相続時精算課税について

コラム

2020年12月15日 火曜日

今回は、相続時精算課税について確認していきます。

 

【制度の概要】

特定の贈与者から贈与を受けた財産について、暦年課税に代えて相続時精算課税を選択した場合には、その贈与者から1年間に贈与を受けた財産の価額の合計額を基に贈与税額を計算し、将来その贈与者が亡くなった時に、相続を受けた財産と精算課税で贈与を受けた財産を合算して相続税を計算する制度です。

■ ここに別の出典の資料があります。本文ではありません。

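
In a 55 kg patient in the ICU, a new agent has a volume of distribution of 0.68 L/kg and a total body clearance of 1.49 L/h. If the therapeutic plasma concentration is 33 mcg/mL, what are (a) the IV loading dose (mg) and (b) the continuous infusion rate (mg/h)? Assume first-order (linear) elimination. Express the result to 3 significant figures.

(a) 1230 mg; (b) 49.2 mg/h

Total Vd = 0.68 × 55 = 37.40 L
Loading dose = Vd × C = 37.40 × 33 = 1234 mg
Maintenance infusion rate = CL × Css = 1.490 × 33 = 49.17 mg/h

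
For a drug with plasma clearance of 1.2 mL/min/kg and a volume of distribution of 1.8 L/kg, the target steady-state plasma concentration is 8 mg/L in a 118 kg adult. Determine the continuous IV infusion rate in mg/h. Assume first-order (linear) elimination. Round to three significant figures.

CL = 1.2 mL/min/kg × 118 kg = 141.6 mL/min = 141.6 × 60/1000 = 8.496 L/h
R₀ = 8.496 × 8 = 67.97 mg/h

68.0 mg/h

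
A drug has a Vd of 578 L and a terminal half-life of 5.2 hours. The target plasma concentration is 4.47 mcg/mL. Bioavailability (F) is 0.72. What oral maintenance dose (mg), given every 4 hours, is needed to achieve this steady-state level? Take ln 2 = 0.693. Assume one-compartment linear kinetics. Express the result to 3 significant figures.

CL = ln 2 · Vd / t½ = 0.693 × 578.0 / 5.2 = 77.03 L/h
D = CL × Css × τ / F = 77.03 × 4.47 × 4 / 0.72 = 1913 mg

1910 mg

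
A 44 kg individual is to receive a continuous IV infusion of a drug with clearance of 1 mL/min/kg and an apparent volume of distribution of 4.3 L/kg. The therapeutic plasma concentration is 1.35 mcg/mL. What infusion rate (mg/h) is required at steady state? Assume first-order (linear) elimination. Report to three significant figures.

CL = 1 mL/min/kg × 44 kg = 44.00 mL/min = 44.00 × 60/1000 = 2.640 L/h
R₀ = 2.640 × 1.35 = 3.564 mg/h

3.56 mg/h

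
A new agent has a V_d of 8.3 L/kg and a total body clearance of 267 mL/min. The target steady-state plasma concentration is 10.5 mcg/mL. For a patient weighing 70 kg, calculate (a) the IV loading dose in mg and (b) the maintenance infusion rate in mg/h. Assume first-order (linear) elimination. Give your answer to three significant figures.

Vd(total) = 70 kg × 8.3 L/kg = 581.0 L
LD = Vd · C_target = 581.0 × 10.5 = 6101 mg
CL = 267 mL/min × 60/1000 = 16.02 L/h
Maintenance: replace elimination → rate = CL × Css = 16.02 × 10.5 = 168.2 mg/h

(a) 6100 mg; (b) 168 mg/h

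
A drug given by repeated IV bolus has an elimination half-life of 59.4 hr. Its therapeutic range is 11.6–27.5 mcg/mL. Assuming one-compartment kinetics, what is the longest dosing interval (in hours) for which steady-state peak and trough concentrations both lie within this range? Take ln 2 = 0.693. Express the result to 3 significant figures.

k = 0.693 / t½ = 0.693 / 59.4 = 0.01167 h⁻¹
Between IV bolus doses, concentration decays as C = C₀·e^(−kτ), so C_peak/C_trough = e^(kτ).
τ_max = ln(C_peak/C_trough) / k = ln(27.5/11.6) / 0.01167 = 0.8632 / 0.01167 = 73.97 h

74.0 h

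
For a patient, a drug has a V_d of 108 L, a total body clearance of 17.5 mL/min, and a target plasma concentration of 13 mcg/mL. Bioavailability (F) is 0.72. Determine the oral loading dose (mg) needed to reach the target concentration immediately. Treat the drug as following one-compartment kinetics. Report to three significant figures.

The loading dose fills Vd to the target concentration; clearance is irrelevant here.
LD = Vd × C / F = 108.0 × 13.00 / 0.72 = 1950 mg

1950 mg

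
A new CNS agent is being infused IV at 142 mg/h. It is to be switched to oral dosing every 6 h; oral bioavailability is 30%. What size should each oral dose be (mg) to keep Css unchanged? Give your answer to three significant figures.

2840 mg

To maintain the same Css, the systemic dosing rate must be unchanged: F·D/τ = infusion rate.
D = rate × τ / F = 142 × 6 / 0.3 = 2840 mg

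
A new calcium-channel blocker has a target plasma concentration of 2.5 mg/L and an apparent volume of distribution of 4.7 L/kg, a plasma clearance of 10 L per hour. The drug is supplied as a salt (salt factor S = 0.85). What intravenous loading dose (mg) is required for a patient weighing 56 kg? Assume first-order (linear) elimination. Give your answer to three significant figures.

Vd(total) = 56 kg × 4.7 L/kg = 263.2 L
The loading dose fills Vd to the target concentration.
LD = Vd × C / S = 263.2 × 2.500 / 0.85 = 774.1 mg

774 mg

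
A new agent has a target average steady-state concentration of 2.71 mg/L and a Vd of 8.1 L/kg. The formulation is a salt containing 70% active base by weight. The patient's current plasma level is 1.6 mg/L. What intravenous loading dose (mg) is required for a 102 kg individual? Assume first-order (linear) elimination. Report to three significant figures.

Vd(total) = 102 kg × 8.1 L/kg = 826.2 L
Concentration deficit ΔC = 2.71 − 1.6 = 1.110 mg/L
LD = Vd × ΔC / S = 826.2 × 1.110 / 0.7 = 1310 mg

1310 mg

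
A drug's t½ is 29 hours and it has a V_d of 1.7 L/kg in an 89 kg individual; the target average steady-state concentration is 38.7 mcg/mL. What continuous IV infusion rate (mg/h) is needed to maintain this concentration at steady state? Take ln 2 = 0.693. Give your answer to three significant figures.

140 mg/h

Total Vd = 1.7 × 89 = 151.3 L
CL = ln 2 · Vd / t½ = 0.693 × 151.3 / 29 = 3.616 L/h
Infusion rate = CL × Css = 3.616 × 38.7 = 139.9 mg/h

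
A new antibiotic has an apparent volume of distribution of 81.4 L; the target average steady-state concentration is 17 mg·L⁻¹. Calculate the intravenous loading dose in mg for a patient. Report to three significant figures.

1380 mg

LD = Vd × C = 81.40 × 17.00 = 1384 mg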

暦年課税の基礎控除額110万円に対して相続時精算課税の特別控除額は2,500万円となります。

 

【制度の適用要件】

(適用対象者)

贈与者・・・贈与をした年の1月1日において60歳以上の父母や祖父母であること

受贈者・・・贈与を受けた年の1月1日において20歳以上で、贈与を受けた時において贈与者の子や孫であること

 

(適用手続)

贈与税申告書の提出期間内に「相続時精算課税選択届出書」を贈与税申告書及び添付書類とともに受贈者の所轄税務署長に提出します。

 

【贈与税額の計算】

通常の贈与(暦年課税:基礎控除110万円)の場合は、その人が1年間に受けた贈与の金額から基礎控除額110万円を控除し、残額に対して税率(10%~55%)を掛けて贈与税額を算出します。

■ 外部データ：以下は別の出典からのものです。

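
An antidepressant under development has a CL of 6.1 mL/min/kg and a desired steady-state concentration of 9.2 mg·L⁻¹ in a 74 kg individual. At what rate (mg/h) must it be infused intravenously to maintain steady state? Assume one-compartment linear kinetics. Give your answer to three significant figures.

CL = 6.1 mL/min/kg × 74 kg = 451.4 mL/min = 451.4 × 60/1000 = 27.08 L/h
Infusion rate = CL · Css = 27.08 L/h × 9.2 mg/L = 249.1 mg/h

249 mg/h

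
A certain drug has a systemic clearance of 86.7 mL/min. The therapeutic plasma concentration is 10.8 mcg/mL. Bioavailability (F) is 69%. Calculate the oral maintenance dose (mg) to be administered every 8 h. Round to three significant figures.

651 mg

CL = 86.7 mL/min × 60/1000 = 5.202 L/h
D = CL × Css × τ / F = 5.202 × 10.8 × 8 / 0.69 = 651.4 mg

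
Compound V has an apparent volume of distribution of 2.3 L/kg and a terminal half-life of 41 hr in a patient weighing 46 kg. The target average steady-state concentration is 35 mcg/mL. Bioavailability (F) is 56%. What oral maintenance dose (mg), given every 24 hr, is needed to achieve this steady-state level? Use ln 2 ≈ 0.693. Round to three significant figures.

2680 mg

Vd = 2.3 L/kg × 46 kg = 105.8 L
k = 0.693/41 = 0.01690 h⁻¹, so CL = k·Vd = 0.01690 × 105.8 = 1.788 L/h
D = CL × Css × τ / F = 1.788 × 35 × 24 / 0.56 = 2682 mg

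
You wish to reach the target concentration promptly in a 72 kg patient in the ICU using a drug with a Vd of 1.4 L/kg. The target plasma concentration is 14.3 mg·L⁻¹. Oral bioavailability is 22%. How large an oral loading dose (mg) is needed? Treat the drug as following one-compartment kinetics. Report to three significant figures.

Total Vd = 1.4 × 72 = 100.8 L
The loading dose fills Vd to the target concentration.
LD = Vd × C / F = 100.8 × 14.30 / 0.22 = 6552 mg

6550 mg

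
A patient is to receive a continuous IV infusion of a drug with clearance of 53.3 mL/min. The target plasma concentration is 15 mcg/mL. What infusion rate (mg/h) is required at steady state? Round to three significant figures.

Convert clearance: 53.3 mL/min × 60 min/h ÷ 1000 mL/L = 3.198 L/h
Infusion rate = CL · Css = 3.198 L/h × 15 mg/L = 47.97 mg/h

48.0 mg/h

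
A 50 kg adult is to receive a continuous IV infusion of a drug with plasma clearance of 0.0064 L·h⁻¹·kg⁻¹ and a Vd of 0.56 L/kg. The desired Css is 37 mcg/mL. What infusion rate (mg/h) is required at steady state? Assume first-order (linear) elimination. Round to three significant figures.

CL = 0.0064 L·h⁻¹·kg⁻¹ × 50 kg = 0.3200 L/h
R₀ = 0.3200 × 37 = 11.84 mg/h

11.8 mg/h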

例えば現金1,000万円の贈与があった場合の贈与税額は

1,000万円-110万円=890万円

890万円×40%-125万円=231万円

贈与税額231万円となります。

非常に大きな税金ですよね。

 

一方、相続時精算課税はどうかというと

同様に現金1,000万円の贈与があった場合の贈与税額は

1,000万円-1,000万円(特別控除額)=0円

贈与税額0円となります。

 

【注意点】

この制度は期限内に申告することが要件となっていますので、期限を1日でも過ぎてしまうとこの制度を適用することはできません。

期限を過ぎてしまうと必然的に暦年課税(基礎控除110万円)が適用され上記のように大きな税負担となってしまいます。

 

またこの制度は、一度その贈与者(特定贈与者という)からの贈与について相続時精算課税を選択した場合は暦年課税に戻ることはできません。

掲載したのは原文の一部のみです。